I had forced myself into a rhythm of working myself to exhaustion. When I wasn't training physically, I was on the firing range. When I wasn't doing that, I was reading until I passed out. I wanted to stop seeing the blood. I wanted to learn how to survive. Maybe both. Winter had been proud of my effort the first few days, and then that had dissolved into concern after the first week.

"And you are!" Her voice softened. "You are. But you're pushing yourself too hard. C'mon, it doesn't take a shrink to know something's bothering you. Grimm, everyone you've met thinks so!"

"Winter." I gritted my teeth and swallowed something I wanted to say, but didn't mean. "I'm not from here, okay? I just want to go home."

"I know." Her voice was quiet. "We've got contacts in all four Kingdoms looking through the citizens' records. We-"
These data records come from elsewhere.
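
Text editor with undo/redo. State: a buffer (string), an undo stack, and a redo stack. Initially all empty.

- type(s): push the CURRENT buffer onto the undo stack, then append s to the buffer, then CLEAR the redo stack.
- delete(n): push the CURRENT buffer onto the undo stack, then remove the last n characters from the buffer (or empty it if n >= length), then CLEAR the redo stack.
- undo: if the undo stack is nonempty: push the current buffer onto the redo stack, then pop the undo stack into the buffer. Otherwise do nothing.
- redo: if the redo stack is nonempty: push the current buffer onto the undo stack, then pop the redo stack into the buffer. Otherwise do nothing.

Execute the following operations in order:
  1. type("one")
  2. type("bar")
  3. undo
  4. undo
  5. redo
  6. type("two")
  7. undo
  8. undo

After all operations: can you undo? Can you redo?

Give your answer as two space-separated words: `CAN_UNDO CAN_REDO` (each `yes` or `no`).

Answer: no yes

Derivation:
After op 1 (type): buf='one' undo_depth=1 redo_depth=0
After op 2 (type): buf='onebar' undo_depth=2 redo_depth=0
After op 3 (undo): buf='one' undo_depth=1 redo_depth=1
After op 4 (undo): buf='(empty)' undo_depth=0 redo_depth=2
After op 5 (redo): buf='one' undo_depth=1 redo_depth=1
After op 6 (type): buf='onetwo' undo_depth=2 redo_depth=0
After op 7 (undo): buf='one' undo_depth=1 redo_depth=1
After op 8 (undo): buf='(empty)' undo_depth=0 redo_depth=2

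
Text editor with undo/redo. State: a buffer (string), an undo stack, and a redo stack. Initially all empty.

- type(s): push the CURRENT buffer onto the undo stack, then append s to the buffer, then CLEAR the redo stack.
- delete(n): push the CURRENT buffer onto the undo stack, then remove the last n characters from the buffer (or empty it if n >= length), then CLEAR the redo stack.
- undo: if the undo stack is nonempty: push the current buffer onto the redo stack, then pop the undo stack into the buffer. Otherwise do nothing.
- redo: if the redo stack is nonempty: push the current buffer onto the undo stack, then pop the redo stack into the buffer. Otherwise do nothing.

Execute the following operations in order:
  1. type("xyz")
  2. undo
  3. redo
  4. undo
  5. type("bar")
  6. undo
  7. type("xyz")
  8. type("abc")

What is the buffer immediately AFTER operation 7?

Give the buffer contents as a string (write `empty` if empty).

Answer: xyz

Derivation:
After op 1 (type): buf='xyz' undo_depth=1 redo_depth=0
After op 2 (undo): buf='(empty)' undo_depth=0 redo_depth=1
After op 3 (redo): buf='xyz' undo_depth=1 redo_depth=0
After op 4 (undo): buf='(empty)' undo_depth=0 redo_depth=1
After op 5 (type): buf='bar' undo_depth=1 redo_depth=0
After op 6 (undo): buf='(empty)' undo_depth=0 redo_depth=1
After op 7 (type): buf='xyz' undo_depth=1 redo_depth=0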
"Well you can stop!" I snapped. "I'm not from around here! Not from Remnant! I'm probably not even in the same universe!"

She looked at me like I had snapped. I know I sounded like it. I felt like it. I screwed my eyes shut and forced myself to keep going. "You know the story. I was just wasting my life away, then something comes along and sends me to fuck-knows-where like I'm in some shitty sci-fi story."

Truth be told, I was just denying the fact that the chances of me going back home were practically zero. I think I was crying already.

"And the attack… every time I close my eyes, I hear gunfire and stabbing and screaming. I see people die. I could rationalize to myself all day. I could pretend everything is a thought experiment and I could push it all deep down, but there's only so much I can take. I think this is-this is it…"

I remembered Winter holding me in her arms as I sobbed into her shoulder and broke down completely.